Все эти побочные вредные действия совершенно чужды тому всеобщему и основному двигателю прогресса, каким является непосредственная борьба человека с природою.
Степень прогрессивности товарищеских организаций находится в наибольшей зависимости от широты общения между людьми, какая в них достигается. Узкие кружки, с их бедным жизненным содержанием, неминуемо впадают в консерватизм по мере того, как исчерпывается все новое, что могут их члены дать друг другу.

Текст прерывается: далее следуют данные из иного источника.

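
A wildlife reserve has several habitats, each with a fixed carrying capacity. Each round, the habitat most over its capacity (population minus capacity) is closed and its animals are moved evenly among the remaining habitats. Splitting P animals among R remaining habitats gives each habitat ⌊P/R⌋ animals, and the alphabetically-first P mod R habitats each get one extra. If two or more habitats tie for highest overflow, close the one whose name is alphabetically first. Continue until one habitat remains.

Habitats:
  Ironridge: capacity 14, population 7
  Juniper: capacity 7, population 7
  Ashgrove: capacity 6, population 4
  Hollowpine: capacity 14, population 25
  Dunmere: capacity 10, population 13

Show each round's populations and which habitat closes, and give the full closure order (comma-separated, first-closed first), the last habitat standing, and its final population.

Round 1: Ashgrove=4 Dunmere=13 Hollowpine=25 Ironridge=7 Juniper=7 → close Hollowpine (overflow 11)
  25÷4 = 6 each, +1 to first 1
Round 2: Ashgrove=11 Dunmere=19 Ironridge=13 Juniper=13 → close Dunmere (overflow 9)
  19÷3 = 6 each, +1 to first 1
Round 3: Ashgrove=18 Ironridge=19 Juniper=19 → close Ashgrove (overflow 12)
  18÷2 = 9 each, +1 to first 0
Round 4: Ironridge=28 Juniper=28 → close Juniper (overflow 21)
  28÷1 = 28 each, +1 to first 0

Closure order: Hollowpine, Dunmere, Ashgrove, Juniper
Last habitat: Ironridge with 56 animals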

Крупные товарищеские организации развиваются гораздо дольше, интенсивнее, — в зависимости опять-таки от их широты; коммунистические общины с несколькими сотнями участников после нескольких десятков лет процветания переходят к вырождению, политические партии аналогичного типа со многими тысячами членов растут и крепнут и вырабатывают новые формы все быстрее и энергичнее, не обнаруживая никакого истощения.
Все это с полной определенностью приводит к тому выводу, что наибольшая скорость и энергия прогресса, наибольшая его разносторонность и гармоничность могут быть достигнуты только в таком обществе, которое своей социальной формою будет иметь товарищеское сотрудничество, своими рамками — границы человечества. Там силы развития станут беспредельны.
Проклятые вопросы философии
Те философские вопросы, с которыми гейневский герой обращается к морским волнам, после того как без успеха обращался к современной ему немецкой идеалистической философии Фихте, Шеллинга и Гегеля, эти «последние», «высшие» или «вечные» вопросы не во все времена обнаружили те свойства, за которые получили характеристику «проклятых». Так называемые «органические» эпохи, когда общественный мир стоит твердо на своих китах, и эти серьезные, флегматичные животные, не тревожимые острыми гарпунами практических противоречий и идейной критики, не проявляют опасной склонности ворочаться с боку на бок и нырять, — органические эпохи, в сущности, не знают проклятых вопросов. Если бы наш симпатичный молодой метафизик адресовал свои вопросы, например, к тому не тронутому капитализмом и культурой натурально-хозяйственному мужичку, который некогда был настоящим «китом» для целого стройного, полного надежд старонароднического мировоззрения, а ныне превратился почти в мифическое существо, — то ответы получились бы определенные и вразумительные, чуждые всякой «тревоги» и «сомнений». Правда, эти ответы не удовлетворили бы, вероятно, нашего героя, может быть, показались бы ему вовсе даже не ответами; но это именно потому, что он — представитель совершенно иной, «критической» или «переходной» эпохи, которая уже выполнила одну половину дела — покончила со старыми ответами, но не успела выполнить другой — покончить со старыми вопросами.